I granted my 12th graders 90 minutes to work on a research paper due Wednesday. I pretty much stayed out of their way, rotating through to deal with individual issues regarding citations and organization. I gave some instruction about some methodological issues and made some materials available they might find useful. But generally, I let them work. And they worked. The conversations I overheard consisted mostly of peers checking with one another on how to cite a source, or how they'd recommend structuring an argument. The talk and work, the hum of activity, showed me that they came prepared.
Today was one of many signs that my efforts to create a the culture I've wanted with these seniors has largely paid off.
There was another sign. I called one of my students aside to congratulate him on earning a perfect score on Friday's test, a test I'm returning to the class later this week. A smile beamed across his face. "Hey, that's the first unit that I read the chapters for!"
I exercised my discretion by not reminding him of the dangers of ending a sentence with a preposition.
I don't doubt that it was the first exam for which he adequately prepared. I've approached the economics course I teach in something of a casual style. There is no point value for homework completion or for quizzes. The only grades that matter, really, are for exams and projects. I permit students the freedom to evaluate the costs and benefits of spending their time to prepare for class. They can conclude whether or not they were satisfied with the grades coming forth from their efforts. Teaching this course has given me the humility to know that despite the best of my efforts, some of the material will come more easily to some than to others. My understanding of the nature of kids is that they need to experiment with cutting corners and taking risks.
Some might say that I'm irresponsible for not requiring reading and homework, for not demanding more of a commitment from my students. Yet I consider myself privileged to be in a position, due to my experience and credibility, to offer my students the chance to take risks and figure out what they want. It's an over-programmed world, a world in which kids are accustomed to adults making the major decisions for them. AP Macroeconomics is a forum in which I can let them dabble with responsibility and irresponsibility, and let them figure out what they're capable of doing, even if doing that means learning from the lessons of underperforming.
I'm learning a lot this year about fostering the atmosphere that I want to foster in my high school classroom. An atmosphere for learning about what's interesting, about cultivating curiosity, about how to model the way in which adults and adults-in-training work with one another. I'm learning a lot about engaging with kids who have a lot in front of them and a bewildering amount of stuff going on around them. I'm laughing a lot, and modeling what it is to be engaged with the news, real life, an academic discipline, and with intelligent, interesting people.
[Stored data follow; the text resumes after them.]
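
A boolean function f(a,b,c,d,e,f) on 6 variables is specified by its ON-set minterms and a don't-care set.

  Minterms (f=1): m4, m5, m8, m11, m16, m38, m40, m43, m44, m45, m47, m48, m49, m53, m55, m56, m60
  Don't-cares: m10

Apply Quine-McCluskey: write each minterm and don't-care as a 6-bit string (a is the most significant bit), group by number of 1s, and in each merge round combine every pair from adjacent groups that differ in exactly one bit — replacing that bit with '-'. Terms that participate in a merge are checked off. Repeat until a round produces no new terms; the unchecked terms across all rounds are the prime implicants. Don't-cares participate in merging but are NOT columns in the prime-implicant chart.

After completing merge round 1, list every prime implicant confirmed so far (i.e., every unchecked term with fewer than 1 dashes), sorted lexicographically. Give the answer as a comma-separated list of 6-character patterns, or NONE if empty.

100110

Round 0: 000100✓ 000101✓ 001000✓ 001010✓ 001011✓ 010000✓ 100110 101000✓ 101011✓ 101100✓ 101101✓ 101111✓ 110000✓ 110001✓ 110101✓ 110111✓ 111000✓ 111100✓
Round 1: -01000 -01011 -10000 00010- 0010-0 00101- 1-1000✓ 1-1100✓ 101-00✓ 101-11 1011-1 10110- 11-000 110-01 11000- 1101-1 111-00✓
Round 2: 1-1-00
PIs = {-01000, -01011, -10000, 00010-, 0010-0, 00101-, 1-1-00, 100110, 101-11, 1011-1, 10110-, 11-000, 110-01, 11000-, 1101-1}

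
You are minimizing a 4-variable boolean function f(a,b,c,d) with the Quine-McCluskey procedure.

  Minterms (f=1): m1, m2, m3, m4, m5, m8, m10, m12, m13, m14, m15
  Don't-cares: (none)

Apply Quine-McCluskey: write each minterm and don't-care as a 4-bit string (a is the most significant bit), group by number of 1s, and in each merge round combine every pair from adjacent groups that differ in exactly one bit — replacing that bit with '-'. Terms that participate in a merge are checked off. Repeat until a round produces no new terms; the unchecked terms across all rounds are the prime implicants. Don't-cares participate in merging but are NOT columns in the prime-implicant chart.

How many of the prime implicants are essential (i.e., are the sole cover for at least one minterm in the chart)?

[col 0] 0001*, 0010*, 0011*, 0100*, 0101*, 1000*, 1010*, 1100*, 1101*, 1110*, 1111*
[col 1] -010, -100*, -101*, 0-01, 00-1, 001-, 010-*, 1-00*, 1-10*, 10-0*, 11-0*, 11-1*, 110-*, 111-*
[col 2] -10-, 1--0, 11--
Prime implicants: -010, -10-, 0-01, 00-1, 001-, 1--0, 11--
PI chart (minterm → PIs covering it):
  1 | 0-01,00-1
  2 | -010,001-
  3 | 00-1,001-
  4 | -10-  (sole → essential)
  5 | -10-,0-01
  8 | 1--0  (sole → essential)
  10 | -010,1--0
  12 | -10-,1--0,11--
  13 | -10-,11--
  14 | 1--0,11--
  15 | 11--  (sole → essential)
Essential prime implicants: -10-, 1--0, 11--

3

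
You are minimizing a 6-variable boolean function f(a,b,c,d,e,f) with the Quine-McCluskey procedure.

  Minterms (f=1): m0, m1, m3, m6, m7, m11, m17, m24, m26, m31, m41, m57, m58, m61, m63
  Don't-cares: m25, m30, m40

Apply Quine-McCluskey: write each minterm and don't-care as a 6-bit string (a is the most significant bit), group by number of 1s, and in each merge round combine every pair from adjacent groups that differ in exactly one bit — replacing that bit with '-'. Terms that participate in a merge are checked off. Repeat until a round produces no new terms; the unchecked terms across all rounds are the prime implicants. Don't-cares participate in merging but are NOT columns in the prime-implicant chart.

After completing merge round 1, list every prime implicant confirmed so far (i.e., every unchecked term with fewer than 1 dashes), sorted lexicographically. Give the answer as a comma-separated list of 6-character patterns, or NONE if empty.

Round 0: 000000✓ 000001✓ 000011✓ 000110✓ 000111✓ 001011✓ 010001✓ 011000✓ 011001✓ 011010✓ 011110✓ 011111✓ 101000✓ 101001✓ 111001✓ 111010✓ 111101✓ 111111✓
Round 1: -11001 -11010 -11111 0-0001 00-011 000-11 0000-1 00000- 00011- 01-001 011-10 0110-0 01100- 01111- 1-1001 10100- 111-01 1111-1
PIs = {-11001, -11010, -11111, 0-0001, 00-011, 000-11, 0000-1, 00000-, 00011-, 01-001, 011-10, 0110-0, 01100-, 01111-, 1-1001, 10100-, 111-01, 1111-1}

NONE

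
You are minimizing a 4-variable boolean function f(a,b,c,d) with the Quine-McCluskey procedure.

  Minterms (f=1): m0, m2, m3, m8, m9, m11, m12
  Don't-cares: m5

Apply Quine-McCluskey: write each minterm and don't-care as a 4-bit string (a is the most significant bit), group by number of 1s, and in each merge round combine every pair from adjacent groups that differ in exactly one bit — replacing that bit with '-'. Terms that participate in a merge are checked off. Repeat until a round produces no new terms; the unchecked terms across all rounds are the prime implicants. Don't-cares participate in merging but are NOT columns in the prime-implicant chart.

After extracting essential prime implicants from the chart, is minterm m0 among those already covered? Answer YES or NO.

Round 0: 0000✓ 0010✓ 0011✓ 0101 1000✓ 1001✓ 1011✓ 1100✓
Round 1: -000 -011 00-0 001- 1-00 10-1 100-
PIs = {-000, -011, 00-0, 001-, 0101, 1-00, 10-1, 100-}
Coverage chart:
  m0: -000,00-0
  m2: 00-0,001-
  m3: -011,001-
  m8: -000,1-00,100-
  m9: 10-1,100-
  m11: -011,10-1
  m12: 1-00 ←essential
Essential: 1-00

NO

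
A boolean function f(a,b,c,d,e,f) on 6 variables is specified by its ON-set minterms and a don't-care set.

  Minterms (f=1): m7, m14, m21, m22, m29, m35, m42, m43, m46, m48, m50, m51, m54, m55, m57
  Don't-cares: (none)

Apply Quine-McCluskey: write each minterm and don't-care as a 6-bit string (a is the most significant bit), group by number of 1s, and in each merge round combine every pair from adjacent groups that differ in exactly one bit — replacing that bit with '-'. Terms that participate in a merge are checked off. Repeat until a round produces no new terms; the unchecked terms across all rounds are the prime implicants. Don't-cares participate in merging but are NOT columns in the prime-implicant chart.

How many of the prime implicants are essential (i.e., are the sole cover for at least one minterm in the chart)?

7

size-2^0 implicants → 000111  001110(✓)  010101(✓)  010110(✓)  011101(✓)  100011(✓)  101010(✓)  101011(✓)  101110(✓)  110000(✓)  110010(✓)  110011(✓)  110110(✓)  110111(✓)  111001
size-2^1 implicants → -01110  -10110  01-101  1-0011  10-011  101-10  10101-  110-10(✓)  110-11(✓)  1100-0  11001-(✓)  11011-(✓)
size-2^2 implicants → 110-1-
Unchecked terms (primes): -01110, -10110, 000111, 01-101, 1-0011, 10-011, 101-10, 10101-, 110-1-, 1100-0, 111001
Minterm coverage:
  m7 ⊆ 000111 [E]
  m14 ⊆ -01110 [E]
  m21 ⊆ 01-101 [E]
  m22 ⊆ -10110 [E]
  m29 ⊆ 01-101 [E]
  m35 ⊆ 1-0011,10-011
  m42 ⊆ 101-10,10101-
  m43 ⊆ 10-011,10101-
  m46 ⊆ -01110,101-10
  m48 ⊆ 1100-0 [E]
  m50 ⊆ 110-1-,1100-0
  m51 ⊆ 1-0011,110-1-
  m54 ⊆ -10110,110-1-
  m55 ⊆ 110-1- [E]
  m57 ⊆ 111001 [E]
E = {-01110, -10110, 000111, 01-101, 110-1-, 1100-0, 111001}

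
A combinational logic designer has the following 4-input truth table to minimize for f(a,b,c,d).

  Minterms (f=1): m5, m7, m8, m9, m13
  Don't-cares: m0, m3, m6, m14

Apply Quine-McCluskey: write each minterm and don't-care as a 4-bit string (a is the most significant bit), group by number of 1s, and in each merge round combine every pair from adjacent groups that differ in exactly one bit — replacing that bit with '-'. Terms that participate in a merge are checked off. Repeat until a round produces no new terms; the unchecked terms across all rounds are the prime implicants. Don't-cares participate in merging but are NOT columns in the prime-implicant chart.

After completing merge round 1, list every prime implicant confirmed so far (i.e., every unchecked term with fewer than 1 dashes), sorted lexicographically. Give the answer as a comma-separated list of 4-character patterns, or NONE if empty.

[col 0] 0000*, 0011*, 0101*, 0110*, 0111*, 1000*, 1001*, 1101*, 1110*
[col 1] -000, -101, -110, 0-11, 01-1, 011-, 1-01, 100-
Prime implicants: -000, -101, -110, 0-11, 01-1, 011-, 1-01, 100-

NONE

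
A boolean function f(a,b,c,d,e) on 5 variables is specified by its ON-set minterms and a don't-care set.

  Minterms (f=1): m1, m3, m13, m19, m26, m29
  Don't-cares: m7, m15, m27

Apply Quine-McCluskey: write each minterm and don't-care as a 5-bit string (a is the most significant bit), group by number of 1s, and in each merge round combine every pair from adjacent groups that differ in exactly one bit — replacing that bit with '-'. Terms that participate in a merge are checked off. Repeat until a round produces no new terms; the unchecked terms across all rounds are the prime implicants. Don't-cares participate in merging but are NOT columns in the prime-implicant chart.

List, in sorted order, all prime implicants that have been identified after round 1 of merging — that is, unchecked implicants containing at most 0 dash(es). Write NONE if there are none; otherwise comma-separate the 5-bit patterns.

Round 0: 00001✓ 00011✓ 00111✓ 01101✓ 01111✓ 10011✓ 11010✓ 11011✓ 11101✓
Round 1: -0011 -1101 0-111 00-11 000-1 011-1 1-011 1101-
PIs = {-0011, -1101, 0-111, 00-11, 000-1, 011-1, 1-011, 1101-}

NONE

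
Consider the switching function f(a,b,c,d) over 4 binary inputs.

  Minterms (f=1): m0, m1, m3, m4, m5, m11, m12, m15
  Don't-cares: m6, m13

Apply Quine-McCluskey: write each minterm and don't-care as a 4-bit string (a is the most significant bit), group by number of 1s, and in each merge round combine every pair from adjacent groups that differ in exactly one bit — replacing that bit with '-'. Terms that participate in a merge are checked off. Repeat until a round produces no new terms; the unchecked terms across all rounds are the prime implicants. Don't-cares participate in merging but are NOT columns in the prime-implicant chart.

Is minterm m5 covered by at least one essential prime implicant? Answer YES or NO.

Round 0: 0000✓ 0001✓ 0011✓ 0100✓ 0101✓ 0110✓ 1011✓ 1100✓ 1101✓ 1111✓
Round 1: -011 -100✓ -101✓ 0-00✓ 0-01✓ 00-1 000-✓ 01-0 010-✓ 1-11 11-1 110-✓
Round 2: -10- 0-0-
PIs = {-011, -10-, 0-0-, 00-1, 01-0, 1-11, 11-1}
Coverage chart:
  m0: 0-0- ←essential
  m1: 0-0-,00-1
  m3: -011,00-1
  m4: -10-,0-0-,01-0
  m5: -10-,0-0-
  m11: -011,1-11
  m12: -10- ←essential
  m15: 1-11,11-1
Essential: -10-, 0-0-

YES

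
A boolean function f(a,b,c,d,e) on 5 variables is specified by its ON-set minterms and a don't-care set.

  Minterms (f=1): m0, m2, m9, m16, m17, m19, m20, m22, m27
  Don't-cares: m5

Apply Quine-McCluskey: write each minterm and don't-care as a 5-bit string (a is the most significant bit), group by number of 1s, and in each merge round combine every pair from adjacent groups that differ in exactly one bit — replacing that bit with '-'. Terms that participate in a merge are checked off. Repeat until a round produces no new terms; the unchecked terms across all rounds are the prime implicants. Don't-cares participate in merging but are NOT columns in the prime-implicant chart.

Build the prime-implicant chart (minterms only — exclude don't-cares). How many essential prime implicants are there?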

I'm also learning how one cannot conduct a classroom in a manner inconsistent with the values of the discipline one teaches. Economics often leads us to the conclusion "it depends." Economics teaches us that we can give our best efforts to make something more likely, but a lot of stuff can intervene. It's a different kind of humility than the discipline of history, the discipline in which I have my formal training. And, sadly, it's a discipline that commands such a different outlook on how I should engage the learner that I might become unsuitable for teaching history.